I did not feel much better for reading that. Varadkar taking “a lead” involves him becoming a cheerleader for private health insurance as Minister for Health in a government whose stated aim is to develop a “universal, single-tiered health service, which guarantees access based on need, not income”. Varadkar has been very quiet about the universal health insurance necessary for this and very vocal about private health insurance, to the point where People Before Profit TD Richard Boyd Barrett has legitimately accused him of acting “like a tout for the private health insurance industry” instead of doing his job, “which is to have a public health system that is available to all who need it”.
Bevan’s NHS
This two-tier health system has been such a blot on modern Ireland’s copy book for so long that the very least Varadkar could do is express profound regret about its continuance instead of patting himself on the back. Nearly 70 years ago, Aneurin Bevan, as British minister for health, established the National Health Service – with the support of his Labour colleagues, claiming “No society can legitimately call itself civilised if a sick person is denied medical aid because of lack of means”.
At the same time in Ireland, James Deeny, as the State’s chief medical adviser, chaired a departmental committee that formulated radical proposals for a free and comprehensive national health service, funded largely from general taxation, and incorporating virtually all GP, specialist, and hospital services; the intention being that private medicine would be a minor and peripheral activity.

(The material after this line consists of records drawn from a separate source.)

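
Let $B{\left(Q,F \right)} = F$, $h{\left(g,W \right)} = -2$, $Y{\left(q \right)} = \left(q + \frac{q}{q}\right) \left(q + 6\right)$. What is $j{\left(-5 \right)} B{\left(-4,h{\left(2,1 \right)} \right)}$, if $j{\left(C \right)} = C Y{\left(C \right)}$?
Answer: $-40$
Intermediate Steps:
$Y{\left(q \right)} = \left(1 + q\right) \left(6 + q\right)$ ($Y{\left(q \right)} = \left(q + 1\right) \left(6 + q\right) = \left(1 + q\right) \left(6 + q\right)$)
$j{\left(C \right)} = C \left(6 + C^{2} + 7 C\right)$
$j{\left(-5 \right)} B{\left(-4,h{\left(2,1 \right)} \right)} = - 5 \left(6 + \left(-5\right)^{2} + 7 \left(-5\right)\right) \left(-2\right) = - 5 \left(6 + 25 - 35\right) \left(-2\right) = \left(-5\right) \left(-4\right) \left(-2\right) = 20 \left(-2\right) = -40$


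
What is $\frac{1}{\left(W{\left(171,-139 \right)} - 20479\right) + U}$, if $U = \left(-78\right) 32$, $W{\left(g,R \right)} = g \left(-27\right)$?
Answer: $- \frac{1}{27592} \approx -3.6242 \cdot 10^{-5}$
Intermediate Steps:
$W{\left(g,R \right)} = - 27 g$
$U = -2496$
$\frac{1}{\left(W{\left(171,-139 \right)} - 20479\right) + U} = \frac{1}{\left(\left(-27\right) 171 - 20479\right) - 2496} = \frac{1}{\left(-4617 - 20479\right) - 2496} = \frac{1}{-25096 - 2496} = \frac{1}{-27592} = - \frac{1}{27592}$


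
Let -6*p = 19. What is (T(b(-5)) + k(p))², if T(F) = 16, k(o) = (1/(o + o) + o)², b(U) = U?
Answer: 123606386929/168896016 ≈ 731.85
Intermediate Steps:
p = -19/6 (p = -⅙*19 = -19/6 ≈ -3.1667)
k(o) = (o + 1/(2*o))² (k(o) = (1/(2*o) + o)² = (o + 1/(2*o))²)
(T(b(-5)) + k(p))² = (16 + (1 + 2*(-19/6)²)²/(4*(-19/6)²))² = (16 + (¼)*(36/361)*(1 + 2*(361/36))²)² = (16 + (¼)*(36/361)*(1 + 361/18)²)² = (16 + (¼)*(36/361)*(379/18)²)² = (16 + (¼)*(36/361)*(143641/324))² = (16 + 143641/12996)² = (351577/12996)² = 123606386929/168896016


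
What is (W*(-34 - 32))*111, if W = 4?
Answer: -29304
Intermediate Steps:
(W*(-34 - 32))*111 = (4*(-34 - 32))*111 = (4*(-66))*111 = -264*111 = -29304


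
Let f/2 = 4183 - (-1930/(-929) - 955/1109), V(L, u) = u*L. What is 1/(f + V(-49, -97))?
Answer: 1030261/13513487709 ≈ 7.6239e-5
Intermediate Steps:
V(L, u) = L*u
f = 8616657176/1030261 (f = 2*(4183 - (-1930/(-929) - 955/1109)) = 2*(4183 - (-1930*(-1/929) - 955*1/1109)) = 2*(4183 - (1930/929 - 955/1109)) = 2*(4183 - 1*1253175/1030261) = 2*(4183 - 1253175/1030261) = 2*(4308328588/1030261) = 8616657176/1030261 ≈ 8363.6)
1/(f + V(-49, -97)) = 1/(8616657176/1030261 - 49*(-97)) = 1/(8616657176/1030261 + 4753) = 1/(13513487709/1030261) = 1030261/13513487709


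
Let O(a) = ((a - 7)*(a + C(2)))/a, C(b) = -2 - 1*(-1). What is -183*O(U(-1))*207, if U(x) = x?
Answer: 606096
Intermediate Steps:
C(b) = -1 (C(b) = -2 + 1 = -1)
O(a) = (-1 + a)*(-7 + a)/a (O(a) = ((a - 7)*(a - 1))/a = ((-7 + a)*(-1 + a))/a = ((-1 + a)*(-7 + a))/a = (-1 + a)*(-7 + a)/a)
-183*O(U(-1))*207 = -183*(-8 - 1 + 7/(-1))*207 = -183*(-8 - 1 + 7*(-1))*207 = -183*(-8 - 1 - 7)*207 = -183*(-16)*207 = 2928*207 = 606096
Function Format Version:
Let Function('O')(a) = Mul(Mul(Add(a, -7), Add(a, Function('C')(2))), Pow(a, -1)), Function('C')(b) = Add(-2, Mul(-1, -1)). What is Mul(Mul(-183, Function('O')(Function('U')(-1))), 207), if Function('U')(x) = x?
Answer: 606096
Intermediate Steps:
Function('C')(b) = -1 (Function('C')(b) = Add(-2, 1) = -1)
Function('O')(a) = Mul(Pow(a, -1), Add(-1, a), Add(-7, a)) (Function('O')(a) = Mul(Mul(Add(a, -7), Add(a, -1)), Pow(a, -1)) = Mul(Mul(Add(-7, a), Add(-1, a)), Pow(a, -1)) = Mul(Mul(Add(-1, a), Add(-7, a)), Pow(a, -1)) = Mul(Pow(a, -1), Add(-1, a), Add(-7, a)))
Mul(Mul(-183, Function('O')(Function('U')(-1))), 207) = Mul(Mul(-183, Add(-8, -1, Mul(7, Pow(-1, -1)))), 207) = Mul(Mul(-183, Add(-8, -1, Mul(7, -1))), 207) = Mul(Mul(-183, Add(-8, -1, -7)), 207) = Mul(Mul(-183, -16), 207) = Mul(2928, 207) = 606096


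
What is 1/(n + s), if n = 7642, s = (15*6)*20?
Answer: 1/9442 ≈ 0.00010591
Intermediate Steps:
s = 1800 (s = 90*20 = 1800)
1/(n + s) = 1/(7642 + 1800) = 1/9442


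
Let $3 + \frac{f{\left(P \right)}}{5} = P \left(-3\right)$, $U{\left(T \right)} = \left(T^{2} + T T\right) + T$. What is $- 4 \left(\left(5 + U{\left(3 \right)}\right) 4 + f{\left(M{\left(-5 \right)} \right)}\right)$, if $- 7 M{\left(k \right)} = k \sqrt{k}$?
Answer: $-356 + \frac{300 i \sqrt{5}}{7} \approx -356.0 + 95.832 i$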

That committee’s report was described by one of the historians of the Irish health system, Ruth Barrington, as “probably the most radical document ever produced on the Irish health services”. But it was not published owing to opposition within government and from the medical profession, though one of its major recommendations, the establishment of an independent Department of Health, was implemented in January 1947.
Reaction to the Deeny committee’s proposals and some of what later evolved from them, including the Mother and Child scheme, underlined the power of vested interests, including the Catholic Church, to block the principle of universal healthcare. Scaremongering about State interference in health care abounded, as did the variety of blocking mechanisms and insufficient political will that have bedevilled reforms to this day.
Far too many tragedies and premature deaths have highlighted the consequences of the failure to confront this and deliver on the vision that was outlined as far back as the 1940s. Eight years ago, 41-year-old Susie Long died from bowel cancer due to a seven-month delay in getting a colonoscopy because she could not afford private healthcare.
Anger and frustration
Before her death, she explained the anger and frustration she felt on hearing that an individual with the same condition as her was going to live because he had private health insurance and she knew she was going to die because she did not. She criticised politicians in charge of healthcare because “all they can think to do is put resources into privatisation”.
Have we really travelled very far in the years since? For all the promises of “steps towards universal healthcare” coming from the Department of Health, what it sees as an essential part of this is “promoting a sustainable, cost-effective private health insurance market…and implementing a package of measures to increase the number of people with health insurance”.
And there lies the problem. How can promoting greater uptake of private insurance be seen as a step towards universal health care in the absence of a plan for universal health insurance?
As health policy analyst Sara Burke pointed out last month, “It is a fundamental problem that the Minister does not seem to realise that increasing the numbers of people with health insurance is directly contradictory to steps towards universal healthcare unless one is planning for universal health insurance. And as far as we all know, there currently is no plan, no clarity, no timetable or vision for a universal health insurance system in Ireland.”
The situation that led to the premature death of Susie Long remains; private patients get access to healthcare much more quickly than those dependent on the public system.
In the light of that reality, assertions by the Minister for Health of leadership through beating the new private insurance levy deadline are completely inappropriate.